While American revolutionaries decried taxation without representation, Minnesota revolutionaries today might cry their Republican members of Congress are offering representation without conversation.
Republicans Tom Emmer, Pete Stauber, Jim Hagedorn and Michelle Fischbach have been unwilling to talk to the press, and in effect, unwilling to talk to their constituencies since shortly after the election.
When states certified the Electoral College votes in December, the Star Tribune and other news organizations attempted to get the GOP lawmakers on the record for if they believed Joe Biden had won the election. None responded.
This also was after Attorney General William Barr declared there were no credible issues of election fraud that would change the outcome. Silence from the GOP delegation. Several press aids to the members of Congress also ignored requests from the press for comment.
There are three answers. Yes, no or I don’t know yet.
But it gets worse.
As the certification of electoral votes approached in Congress on Jan. 6, none of the GOP members of Congress gave their constituents one inkling of how they might vote. None made public statements nor did they respond to fair-minded multiple requests by the press.

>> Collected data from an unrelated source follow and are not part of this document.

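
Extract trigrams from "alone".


Word: "alone" (length 5)
Number of trigrams = 5 - 3 + 1 = 3
  Position 0: "alo"
  Position 1: "lon"
  Position 2: "one"
Trigrams = "alo", "lon", "one"


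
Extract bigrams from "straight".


Word: "straight" (length 8)
Number of bigrams = 8 - 2 + 1 = 7
  Position 0: "st"
  Position 1: "tr"
  Position 2: "ra"
  Position 3: "ai"
  Position 4: "ig"
  Position 5: "gh"
  Position 6: "ht"
Bigrams = "st", "tr", "ra", "ai", "ig", "gh", "ht"


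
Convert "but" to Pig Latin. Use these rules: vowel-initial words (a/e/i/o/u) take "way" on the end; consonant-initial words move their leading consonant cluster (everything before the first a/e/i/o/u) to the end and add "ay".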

Ultimately, Hagedorn and Fischbach voted to challenge the verified election results. Emmer and Stauber voted in favor of Biden’s certified win.
And finally, the day after the siege on the Capitol in Washington, D.C., the four Republicans remained silent on if the storming of the people’s house was caused by President Donald Trump’s caustic threating rhetoric and the false claims of election fraud of other Republicans.
While all four denounced the violence at the Capitol, they remained silent on who might be to blame. Let’s remember several of their Republican colleagues in other states placed blame on the president. Others agreed with the certified election results.
It seems that avoiding speaking to the legitimate and verification-oriented press has become a new routine for the state’s GOP members of Congress. But if they don’t give their views and explain their reasoning to the press — the surrogate of the people — they remain silent to their constituents.
Silence may be golden for only so long. Speaking to the governed is an obligation of all elected officials. Voters won’t stand for a “see-no-evil” representation.